Are pregnant women entitled to emergency medical care? No, according to an American court | Moira Donegan
Do Do physicians have an obligation under federal law to keep their patients alive, even if their patients happen to be pregnant women? Do doctors have a duty to prevent mutilation – or irreversible organ damage, or other forms of serious physical harm – and if so, does that obligation even apply to women? Do women have the right to medically necessary care, even if they are pregnant? No, according to the U.S. Fifth Circuit Court.
That’s the conclusion recently reached by a three-judge panel in Texas v Becerra, a case in which Texas sued the Biden administration over guidelines that ordered all hospitals receiving federal funds to perform “necessary stabilizing treatments” on patients — including abortions on pregnant patients undergoing medical experienced emergencies.
The federal leadership, the Biden administration argued, overrode state laws under the supremacy clause. But Texas said the guidelines violated its own total abortion ban, which provides only a vague and effectively inaccessible medical exemption in cases where the life (not just health) of the pregnant woman is at risk. The appeals court sided with Texas, giving the state the freedom to push women to the brink of death — if not beyond it — before allowing them access to medically necessary abortion treatments. It essentially gives the state the green light to impose harm and illness on women it deems insufficiently at risk.
The case is not abstract: those whose pregnancies cause them serious bodily harm are already being forced to endure pain and danger—or to flee their states—as a result of the abortion ban. The fifth ruling comes just weeks after Kate Cox, a Texas woman with a health-threatening and medically futile pregnancy, was forced to flee the state after the Texas Department of Justice intervened to prevent her from accessing care.
The ruling means Texas and other anti-abortion states have gained morbid power over the lives and health of pregnant women. They can force them to undergo uterine ruptures, organ prolapses, massive blood loss and sepsis. They can force them to lose their fertility. And even in cases where – by luck and grace – none of this happens, they can force these women to wait, in fear and humiliation, for what fate has in store for them.
Pregnant women in these states can be deprived of their health, their self-determination, their dignity and peace of mind, and a lot of money in medical bills – all without recourse or due process to challenge the fate the law has chosen for them . And Republican states can do all this in a sadistic theater of misogynistic domination, as a public demonstration of how much they supposedly value the lives of fetuses and how cheap they consider the lives of women.
The legal analyst Mark Joseph Sternin a piece for Slate, described the role the post-Roe courts have taken on in the wake of Dobbs as one of the “death panels.” The judiciary, he says, “has the power to prioritize the potential life of a fetus over the actual life of a patient.”
The issue will now be heard by the US Supreme Court, which will be tasked with analyzing how much unnecessary suffering states can impose. Meanwhile, in a conservative state, being pregnant has become a macabre game of chance, with infertility, mutilation or death always around the corner, waiting to be foisted on women by the state if something goes wrong.
In recent years, it has become popular within the abortion rights movement to view abortion as health care. And this is true, in the broadest sense of the word: all abortions are medical interventions intended to preserve and improve the quality of life. But if we rely too much on this framework, we risk obscuring how far we have gone on the anti-abortion path in the year and a half since Dobbs. Because, of course, abortion is not just health care: it is a means by which women and others of childbearing potential can exercise their intrinsic human right to shape their own lives, control their own bodily functions, dictate their own priorities, and direct their own lives. to lead. values.
Abortion is not always necessary to protect a patient’s health or preserve her bare life: sometimes it is necessary to allow her to do the things that make her life worth living.

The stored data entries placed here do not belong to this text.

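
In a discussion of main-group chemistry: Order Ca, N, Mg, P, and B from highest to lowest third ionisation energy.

Mg > Ca > N > B > P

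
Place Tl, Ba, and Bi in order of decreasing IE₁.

Bi > Tl > Ba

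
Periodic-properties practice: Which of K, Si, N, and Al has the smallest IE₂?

Consider each +1 ion: K⁺ is the bare [Ar] core; Si⁺ still has 3 valence electrons; N⁺ still has 4 valence electrons; Al⁺ still has 2 valence electrons.
Pulling an electron out of a noble-gas core costs far more than removing a remaining valence electron, so K sits at the high end of IE_2.
Valence configurations: Si⁺ [Ne]3s²3p¹, N⁺ [He]2s²2p², Al⁺ [Ne]3s².
Si⁺ loses a lone 3p electron whereas Al⁺ must break into a filled 3s² pair, so IE_2(Al) > IE_2(Si) even though Si has the higher nuclear charge.
The numbers (kJ/mol): K 3052, Si 1577, N 2856, Al 1817.
Putting it together, IE_2: Si < Al < N < K.

Si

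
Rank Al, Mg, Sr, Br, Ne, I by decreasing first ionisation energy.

Ne > Br > I > Mg > Al > Sr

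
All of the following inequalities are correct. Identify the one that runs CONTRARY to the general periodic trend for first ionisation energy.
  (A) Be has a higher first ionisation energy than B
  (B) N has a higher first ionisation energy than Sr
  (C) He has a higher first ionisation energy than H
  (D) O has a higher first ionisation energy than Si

(A)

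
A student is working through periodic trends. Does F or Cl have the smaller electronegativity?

Cl

Electronegativity increases across a period and decreases down a group, tracking effective nuclear charge and atomic size.
All are in group 17, so electronegativity increases up the group.
So Cl has the smaller electronegativity (Cl < F).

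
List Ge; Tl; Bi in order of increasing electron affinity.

Ge is in period 4, group 14; Tl is in period 6, group 13; Bi is in period 6, group 15.
Atoms with high Z_eff and room in the valence shell (especially the halogens) have the most exothermic electron affinities.
Neither a single period nor a single group — weigh both effects.
Bi > Tl: Bi lies to the right of Tl in period 6, so the across-period effect alone puts Bi higher.
Ge > Bi: the two effects oppose for this pair; the down-group effect wins (119 vs 91 kJ/mol).
Tabulated electron affinity (kJ/mol): Ge 119, Tl 19, Bi 91.
So from lowest to highest: Tl < Bi < Ge.

Tl < Bi < Ge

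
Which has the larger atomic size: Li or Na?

Na

Across a period the added protons contract the valence shell; down a group each new principal shell makes the atom larger.
All are in group 1, so atomic radius increases down the group.
So Na has the larger atomic size (Na > Li).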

But this is not how the anti-abortion side sees it, and it is not the issue being debated in Texas v Becerra: the issue there is not about whether women can determine the course of their own lives, but about whether the state of being Pregnant means that a woman loses her claim to any life whatsoever.
Who exactly is endowed with what the anti-abortion movement has long called the “right to life”? Who exactly has unalienable claims to life, liberty, and the pursuit of happiness? Not women, at least not in the anti-abortion worldview that now has the force of law in places like Texas. The vision of the law put forth in the case of Texas v Becerra is one in which medical providers should not intervene to save a woman’s life, should not assume that life has value, and should not treat that life as worthy of treatment – it is one in which they are forced to put her through unnecessary pain, unnecessary humiliation and unnecessary risk, while her life hangs in the balance.
We are used to seeing abortion bans as coercive inaction – such as stopping a planned intervention and enforcing the maintenance of the status quo; that is, of pregnancy. But this version of an abortion ban, one that puts a wall between a woman in a medical emergency and the care that could save her health, cannot be considered passive. The refusal to perform an abortion in this emergency situation is a decidedly active choice, which will sooner or later result in the death of a patient.
Any realistic assessment of the Fifth Circuit’s opinion forces us to recognize that Texas’s choice is murderous. The anti-abortion movement doesn’t seem to see the irony: it’s still us, the feminists, that they call “murderers.”